Он приехал в Л’Эрбер, когда слуги начали убирать со стола после обеда. Музыканты настраивают инструменты, будет представлена маска. Я маню к себе Монтегю, чтобы он сел рядом, и склоняю к нему голову, чтобы он мог негромко говорить мне под чепец.

– Мне приказано выступить на север и прекратить Паломничество, – говорит он. – Джеффри тоже должен собрать отряд.

– Что вы будете делать? – Я трогаю лежащую в кармане кокарду, которую мне дал лорд Дарси, Пять ран Христовых и белая роза Йорков. – Вы же не можете стрелять в паломников.

Он качает головой.

– Ни за что, – просто отвечает он. – К тому же все говорят, что, увидев паломников, королевская армия перейдет на их сторону и присоединится к ним. Такое случается ежедневно. Посылая письма с приказами своим военачальникам, король тут же шлет вдогонку еще одно, спрашивая, сохраняют ли они верность ему. Он никому не верит. Он прав. Выясняется, что верить нельзя никому.

– Кто у него в поле?

– Томас Говард, герцог Норфолк, король верит ему только тогда, когда тот на глазах. Талбот, лорд Шрусбери, идет ему на помощь, но он за прежнюю веру и прежние порядки. Чарльз Брэндон отказался выступать, сказав, что хочет остаться дома и удержать от восстания свое графство; ему против его воли приказали ехать в Йоркшир. Томас, лорд Дарси, говорит, что его осадили в замке повстанцы, но поскольку он был против разрушения монастырей с тех самых пор, как королеве объявили о разводе, никто не знает, не дожидается ли он попросту мгновения, когда сможет примкнуть к паломникам.
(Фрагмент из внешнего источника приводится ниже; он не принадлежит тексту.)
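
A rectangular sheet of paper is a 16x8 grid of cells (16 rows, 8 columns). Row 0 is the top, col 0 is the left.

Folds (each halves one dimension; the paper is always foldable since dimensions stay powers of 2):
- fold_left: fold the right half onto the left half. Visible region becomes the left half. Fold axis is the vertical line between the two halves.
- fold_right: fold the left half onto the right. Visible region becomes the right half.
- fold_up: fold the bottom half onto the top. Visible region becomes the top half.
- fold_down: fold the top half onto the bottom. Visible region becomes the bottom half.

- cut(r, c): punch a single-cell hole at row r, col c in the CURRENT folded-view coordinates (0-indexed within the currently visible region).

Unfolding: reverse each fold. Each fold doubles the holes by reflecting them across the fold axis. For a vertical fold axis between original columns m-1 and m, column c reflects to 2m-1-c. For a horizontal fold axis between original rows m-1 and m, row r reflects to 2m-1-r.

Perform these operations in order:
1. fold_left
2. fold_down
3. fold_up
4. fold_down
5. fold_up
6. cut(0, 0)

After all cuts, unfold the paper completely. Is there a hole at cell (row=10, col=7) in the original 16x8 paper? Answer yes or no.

Op 1 fold_left: fold axis v@4; visible region now rows[0,16) x cols[0,4) = 16x4
Op 2 fold_down: fold axis h@8; visible region now rows[8,16) x cols[0,4) = 8x4
Op 3 fold_up: fold axis h@12; visible region now rows[8,12) x cols[0,4) = 4x4
Op 4 fold_down: fold axis h@10; visible region now rows[10,12) x cols[0,4) = 2x4
Op 5 fold_up: fold axis h@11; visible region now rows[10,11) x cols[0,4) = 1x4
Op 6 cut(0, 0): punch at orig (10,0); cuts so far [(10, 0)]; region rows[10,11) x cols[0,4) = 1x4
Unfold 1 (reflect across h@11): 2 holes -> [(10, 0), (11, 0)]
Unfold 2 (reflect across h@10): 4 holes -> [(8, 0), (9, 0), (10, 0), (11, 0)]
Unfold 3 (reflect across h@12): 8 holes -> [(8, 0), (9, 0), (10, 0), (11, 0), (12, 0), (13, 0), (14, 0), (15, 0)]
Unfold 4 (reflect across h@8): 16 holes -> [(0, 0), (1, 0), (2, 0), (3, 0), (4, 0), (5, 0), (6, 0), (7, 0), (8, 0), (9, 0), (10, 0), (11, 0), (12, 0), (13, 0), (14, 0), (15, 0)]
Unfold 5 (reflect across v@4): 32 holes -> [(0, 0), (0, 7), (1, 0), (1, 7), (2, 0), (2, 7), (3, 0), (3, 7), (4, 0), (4, 7), (5, 0), (5, 7), (6, 0), (6, 7), (7, 0), (7, 7), (8, 0), (8, 7), (9, 0), (9, 7), (10, 0), (10, 7), (11, 0), (11, 7), (12, 0), (12, 7), (13, 0), (13, 7), (14, 0), (14, 7), (15, 0), (15, 7)]
Holes: [(0, 0), (0, 7), (1, 0), (1, 7), (2, 0), (2, 7), (3, 0), (3, 7), (4, 0), (4, 7), (5, 0), (5, 7), (6, 0), (6, 7), (7, 0), (7, 7), (8, 0), (8, 7), (9, 0), (9, 7), (10, 0), (10, 7), (11, 0), (11, 7), (12, 0), (12, 7), (13, 0), (13, 7), (14, 0), (14, 7), (15, 0), (15, 7)]

Answer: yes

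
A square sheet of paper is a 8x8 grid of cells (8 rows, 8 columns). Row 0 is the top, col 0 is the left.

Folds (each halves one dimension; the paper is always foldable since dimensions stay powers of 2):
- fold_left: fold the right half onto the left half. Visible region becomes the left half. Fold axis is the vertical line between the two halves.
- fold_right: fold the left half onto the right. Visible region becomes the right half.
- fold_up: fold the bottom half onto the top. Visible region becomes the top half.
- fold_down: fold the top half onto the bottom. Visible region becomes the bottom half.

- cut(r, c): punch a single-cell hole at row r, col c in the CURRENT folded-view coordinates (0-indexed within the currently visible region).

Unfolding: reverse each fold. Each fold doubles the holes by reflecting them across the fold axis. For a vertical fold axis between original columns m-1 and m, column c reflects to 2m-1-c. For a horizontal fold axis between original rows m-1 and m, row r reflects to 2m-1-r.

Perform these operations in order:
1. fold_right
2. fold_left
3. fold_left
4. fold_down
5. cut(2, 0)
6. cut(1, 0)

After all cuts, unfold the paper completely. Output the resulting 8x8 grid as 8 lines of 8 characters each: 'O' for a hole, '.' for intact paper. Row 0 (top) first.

Op 1 fold_right: fold axis v@4; visible region now rows[0,8) x cols[4,8) = 8x4
Op 2 fold_left: fold axis v@6; visible region now rows[0,8) x cols[4,6) = 8x2
Op 3 fold_left: fold axis v@5; visible region now rows[0,8) x cols[4,5) = 8x1
Op 4 fold_down: fold axis h@4; visible region now rows[4,8) x cols[4,5) = 4x1
Op 5 cut(2, 0): punch at orig (6,4); cuts so far [(6, 4)]; region rows[4,8) x cols[4,5) = 4x1
Op 6 cut(1, 0): punch at orig (5,4); cuts so far [(5, 4), (6, 4)]; region rows[4,8) x cols[4,5) = 4x1
Unfold 1 (reflect across h@4): 4 holes -> [(1, 4), (2, 4), (5, 4), (6, 4)]
Unfold 2 (reflect across v@5): 8 holes -> [(1, 4), (1, 5), (2, 4), (2, 5), (5, 4), (5, 5), (6, 4), (6, 5)]
Unfold 3 (reflect across v@6): 16 holes -> [(1, 4), (1, 5), (1, 6), (1, 7), (2, 4), (2, 5), (2, 6), (2, 7), (5, 4), (5, 5), (5, 6), (5, 7), (6, 4), (6, 5), (6, 6), (6, 7)]
Unfold 4 (reflect across v@4): 32 holes -> [(1, 0), (1, 1), (1, 2), (1, 3), (1, 4), (1, 5), (1, 6), (1, 7), (2, 0), (2, 1), (2, 2), (2, 3), (2, 4), (2, 5), (2, 6), (2, 7), (5, 0), (5, 1), (5, 2), (5, 3), (5, 4), (5, 5), (5, 6), (5, 7), (6, 0), (6, 1), (6, 2), (6, 3), (6, 4), (6, 5), (6, 6), (6, 7)]

Answer: ........
OOOOOOOO
OOOOOOOO
........
........
OOOOOOOO
OOOOOOOO
........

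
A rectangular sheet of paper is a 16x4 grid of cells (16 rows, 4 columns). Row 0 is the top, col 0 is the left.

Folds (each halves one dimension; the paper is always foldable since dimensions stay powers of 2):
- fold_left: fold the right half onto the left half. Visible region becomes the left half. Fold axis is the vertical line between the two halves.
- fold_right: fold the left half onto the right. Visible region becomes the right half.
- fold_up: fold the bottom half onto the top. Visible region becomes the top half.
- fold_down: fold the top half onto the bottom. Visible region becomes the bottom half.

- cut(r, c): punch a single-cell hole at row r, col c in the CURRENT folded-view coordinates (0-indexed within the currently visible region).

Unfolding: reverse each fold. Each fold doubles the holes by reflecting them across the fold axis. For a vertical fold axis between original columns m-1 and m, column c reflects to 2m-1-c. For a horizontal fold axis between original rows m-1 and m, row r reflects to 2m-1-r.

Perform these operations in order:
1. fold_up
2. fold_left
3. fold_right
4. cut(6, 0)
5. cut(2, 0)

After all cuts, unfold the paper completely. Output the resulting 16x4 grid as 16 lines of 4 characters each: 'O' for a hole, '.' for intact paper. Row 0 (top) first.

Op 1 fold_up: fold axis h@8; visible region now rows[0,8) x cols[0,4) = 8x4
Op 2 fold_left: fold axis v@2; visible region now rows[0,8) x cols[0,2) = 8x2
Op 3 fold_right: fold axis v@1; visible region now rows[0,8) x cols[1,2) = 8x1
Op 4 cut(6, 0): punch at orig (6,1); cuts so far [(6, 1)]; region rows[0,8) x cols[1,2) = 8x1
Op 5 cut(2, 0): punch at orig (2,1); cuts so far [(2, 1), (6, 1)]; region rows[0,8) x cols[1,2) = 8x1
Unfold 1 (reflect across v@1): 4 holes -> [(2, 0), (2, 1), (6, 0), (6, 1)]
Unfold 2 (reflect across v@2): 8 holes -> [(2, 0), (2, 1), (2, 2), (2, 3), (6, 0), (6, 1), (6, 2), (6, 3)]
Unfold 3 (reflect across h@8): 16 holes -> [(2, 0), (2, 1), (2, 2), (2, 3), (6, 0), (6, 1), (6, 2), (6, 3), (9, 0), (9, 1), (9, 2), (9, 3), (13, 0), (13, 1), (13, 2), (13, 3)]

Answer: ....
....
OOOO
....
....
....
OOOO
....
....
OOOO
....
....
....
OOOO
....
....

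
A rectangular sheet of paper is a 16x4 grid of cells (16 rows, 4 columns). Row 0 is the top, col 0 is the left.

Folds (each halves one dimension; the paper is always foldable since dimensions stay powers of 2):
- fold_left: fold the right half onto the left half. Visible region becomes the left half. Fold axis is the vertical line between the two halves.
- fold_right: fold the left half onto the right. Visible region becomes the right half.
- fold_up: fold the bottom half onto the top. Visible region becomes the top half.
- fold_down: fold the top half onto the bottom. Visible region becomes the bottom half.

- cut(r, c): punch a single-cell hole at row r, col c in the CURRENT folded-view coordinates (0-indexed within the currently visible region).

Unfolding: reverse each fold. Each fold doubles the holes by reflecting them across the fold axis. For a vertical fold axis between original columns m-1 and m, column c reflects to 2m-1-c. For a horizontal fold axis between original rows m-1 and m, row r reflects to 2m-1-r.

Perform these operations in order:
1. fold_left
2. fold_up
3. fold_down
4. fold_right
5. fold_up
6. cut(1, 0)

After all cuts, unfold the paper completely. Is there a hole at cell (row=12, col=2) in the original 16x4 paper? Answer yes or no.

Answer: no

Derivation:
Op 1 fold_left: fold axis v@2; visible region now rows[0,16) x cols[0,2) = 16x2
Op 2 fold_up: fold axis h@8; visible region now rows[0,8) x cols[0,2) = 8x2
Op 3 fold_down: fold axis h@4; visible region now rows[4,8) x cols[0,2) = 4x2
Op 4 fold_right: fold axis v@1; visible region now rows[4,8) x cols[1,2) = 4x1
Op 5 fold_up: fold axis h@6; visible region now rows[4,6) x cols[1,2) = 2x1
Op 6 cut(1, 0): punch at orig (5,1); cuts so far [(5, 1)]; region rows[4,6) x cols[1,2) = 2x1
Unfold 1 (reflect across h@6): 2 holes -> [(5, 1), (6, 1)]
Unfold 2 (reflect across v@1): 4 holes -> [(5, 0), (5, 1), (6, 0), (6, 1)]
Unfold 3 (reflect across h@4): 8 holes -> [(1, 0), (1, 1), (2, 0), (2, 1), (5, 0), (5, 1), (6, 0), (6, 1)]
Unfold 4 (reflect across h@8): 16 holes -> [(1, 0), (1, 1), (2, 0), (2, 1), (5, 0), (5, 1), (6, 0), (6, 1), (9, 0), (9, 1), (10, 0), (10, 1), (13, 0), (13, 1), (14, 0), (14, 1)]
Unfold 5 (reflect across v@2): 32 holes -> [(1, 0), (1, 1), (1, 2), (1, 3), (2, 0), (2, 1), (2, 2), (2, 3), (5, 0), (5, 1), (5, 2), (5, 3), (6, 0), (6, 1), (6, 2), (6, 3), (9, 0), (9, 1), (9, 2), (9, 3), (10, 0), (10, 1), (10, 2), (10, 3), (13, 0), (13, 1), (13, 2), (13, 3), (14, 0), (14, 1), (14, 2), (14, 3)]
Holes: [(1, 0), (1, 1), (1, 2), (1, 3), (2, 0), (2, 1), (2, 2), (2, 3), (5, 0), (5, 1), (5, 2), (5, 3), (6, 0), (6, 1), (6, 2), (6, 3), (9, 0), (9, 1), (9, 2), (9, 3), (10, 0), (10, 1), (10, 2), (10, 3), (13, 0), (13, 1), (13, 2), (13, 3), (14, 0), (14, 1), (14, 2), (14, 3)]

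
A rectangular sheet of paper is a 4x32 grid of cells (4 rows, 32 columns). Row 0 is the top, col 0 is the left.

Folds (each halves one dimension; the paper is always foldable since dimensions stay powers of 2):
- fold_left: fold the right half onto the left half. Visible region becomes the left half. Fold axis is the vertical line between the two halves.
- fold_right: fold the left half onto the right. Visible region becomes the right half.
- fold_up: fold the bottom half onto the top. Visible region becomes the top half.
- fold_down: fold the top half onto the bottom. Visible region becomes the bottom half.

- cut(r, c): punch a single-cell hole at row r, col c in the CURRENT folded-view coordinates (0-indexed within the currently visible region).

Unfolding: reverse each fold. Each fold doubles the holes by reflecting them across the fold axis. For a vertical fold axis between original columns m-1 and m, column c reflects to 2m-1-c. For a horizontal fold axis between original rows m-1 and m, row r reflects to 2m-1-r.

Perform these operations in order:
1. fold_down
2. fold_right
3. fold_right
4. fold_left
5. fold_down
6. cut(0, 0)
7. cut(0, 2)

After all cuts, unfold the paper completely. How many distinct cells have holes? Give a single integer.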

Джон Хасси прислал письмо, пишет, что его похитили, но все знают, что он был мажордомом принцессы и любит ее всем сердцем, а его жена открыто держит ее сторону. Король сгрыз ногти до мяса, он одновременно и бесится от гнева, и жалеет себя.

– А что… – я умолкаю, потому что в зал входит гонец в ливрее Монтегю, приближается к нему и ждет.
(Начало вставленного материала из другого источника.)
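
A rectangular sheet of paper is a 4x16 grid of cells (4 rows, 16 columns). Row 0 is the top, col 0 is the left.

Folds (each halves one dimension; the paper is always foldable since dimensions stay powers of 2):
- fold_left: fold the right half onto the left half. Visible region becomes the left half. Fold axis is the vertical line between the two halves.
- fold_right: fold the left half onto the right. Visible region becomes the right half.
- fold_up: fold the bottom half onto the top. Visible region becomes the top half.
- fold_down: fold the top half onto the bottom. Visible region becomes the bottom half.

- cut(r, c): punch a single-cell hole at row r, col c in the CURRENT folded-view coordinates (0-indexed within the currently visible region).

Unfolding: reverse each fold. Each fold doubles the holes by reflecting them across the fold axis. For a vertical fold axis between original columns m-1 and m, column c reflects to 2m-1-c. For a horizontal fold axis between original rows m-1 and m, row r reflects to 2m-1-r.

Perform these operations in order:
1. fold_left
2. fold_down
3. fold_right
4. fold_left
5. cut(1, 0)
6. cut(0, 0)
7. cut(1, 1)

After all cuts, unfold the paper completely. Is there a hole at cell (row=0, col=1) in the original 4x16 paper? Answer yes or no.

Answer: yes

Derivation:
Op 1 fold_left: fold axis v@8; visible region now rows[0,4) x cols[0,8) = 4x8
Op 2 fold_down: fold axis h@2; visible region now rows[2,4) x cols[0,8) = 2x8
Op 3 fold_right: fold axis v@4; visible region now rows[2,4) x cols[4,8) = 2x4
Op 4 fold_left: fold axis v@6; visible region now rows[2,4) x cols[4,6) = 2x2
Op 5 cut(1, 0): punch at orig (3,4); cuts so far [(3, 4)]; region rows[2,4) x cols[4,6) = 2x2
Op 6 cut(0, 0): punch at orig (2,4); cuts so far [(2, 4), (3, 4)]; region rows[2,4) x cols[4,6) = 2x2
Op 7 cut(1, 1): punch at orig (3,5); cuts so far [(2, 4), (3, 4), (3, 5)]; region rows[2,4) x cols[4,6) = 2x2
Unfold 1 (reflect across v@6): 6 holes -> [(2, 4), (2, 7), (3, 4), (3, 5), (3, 6), (3, 7)]
Unfold 2 (reflect across v@4): 12 holes -> [(2, 0), (2, 3), (2, 4), (2, 7), (3, 0), (3, 1), (3, 2), (3, 3), (3, 4), (3, 5), (3, 6), (3, 7)]
Unfold 3 (reflect across h@2): 24 holes -> [(0, 0), (0, 1), (0, 2), (0, 3), (0, 4), (0, 5), (0, 6), (0, 7), (1, 0), (1, 3), (1, 4), (1, 7), (2, 0), (2, 3), (2, 4), (2, 7), (3, 0), (3, 1), (3, 2), (3, 3), (3, 4), (3, 5), (3, 6), (3, 7)]
Unfold 4 (reflect across v@8): 48 holes -> [(0, 0), (0, 1), (0, 2), (0, 3), (0, 4), (0, 5), (0, 6), (0, 7), (0, 8), (0, 9), (0, 10), (0, 11), (0, 12), (0, 13), (0, 14), (0, 15), (1, 0), (1, 3), (1, 4), (1, 7), (1, 8), (1, 11), (1, 12), (1, 15), (2, 0), (2, 3), (2, 4), (2, 7), (2, 8), (2, 11), (2, 12), (2, 15), (3, 0), (3, 1), (3, 2), (3, 3), (3, 4), (3, 5), (3, 6), (3, 7), (3, 8), (3, 9), (3, 10), (3, 11), (3, 12), (3, 13), (3, 14), (3, 15)]
Holes: [(0, 0), (0, 1), (0, 2), (0, 3), (0, 4), (0, 5), (0, 6), (0, 7), (0, 8), (0, 9), (0, 10), (0, 11), (0, 12), (0, 13), (0, 14), (0, 15), (1, 0), (1, 3), (1, 4), (1, 7), (1, 8), (1, 11), (1, 12), (1, 15), (2, 0), (2, 3), (2, 4), (2, 7), (2, 8), (2, 11), (2, 12), (2, 15), (3, 0), (3, 1), (3, 2), (3, 3), (3, 4), (3, 5), (3, 6), (3, 7), (3, 8), (3, 9), (3, 10), (3, 11), (3, 12), (3, 13), (3, 14), (3, 15)]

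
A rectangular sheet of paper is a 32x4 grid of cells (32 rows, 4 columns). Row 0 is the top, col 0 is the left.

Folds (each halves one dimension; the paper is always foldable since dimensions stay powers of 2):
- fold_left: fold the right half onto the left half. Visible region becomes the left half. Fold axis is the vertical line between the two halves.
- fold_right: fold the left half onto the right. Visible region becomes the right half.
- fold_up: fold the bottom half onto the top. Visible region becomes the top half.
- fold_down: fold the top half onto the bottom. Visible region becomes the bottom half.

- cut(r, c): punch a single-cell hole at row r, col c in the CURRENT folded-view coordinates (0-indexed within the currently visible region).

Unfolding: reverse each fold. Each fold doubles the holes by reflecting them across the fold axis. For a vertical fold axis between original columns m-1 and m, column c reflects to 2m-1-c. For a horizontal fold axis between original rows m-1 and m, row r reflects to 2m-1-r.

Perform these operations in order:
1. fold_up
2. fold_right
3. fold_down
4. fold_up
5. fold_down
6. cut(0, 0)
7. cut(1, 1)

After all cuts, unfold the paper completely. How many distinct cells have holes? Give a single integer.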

Монтегю манит его к себе, внимательно слушает, а потом поворачивается ко мне.

– Том Дарси сдал свой замок повстанцам, – говорит он. – Паломники взяли Понтефракт, и все, кто был в распоряжении Тома Дарси в замке и в городе, принесли присягу паломников. С ними архиепископ Йоркский.

Монтегю видит, какое у меня лицо.

– Старый Том вышел в последний свой крестовый поход, – усмехается он. – Под кокардой с Пятью ранами.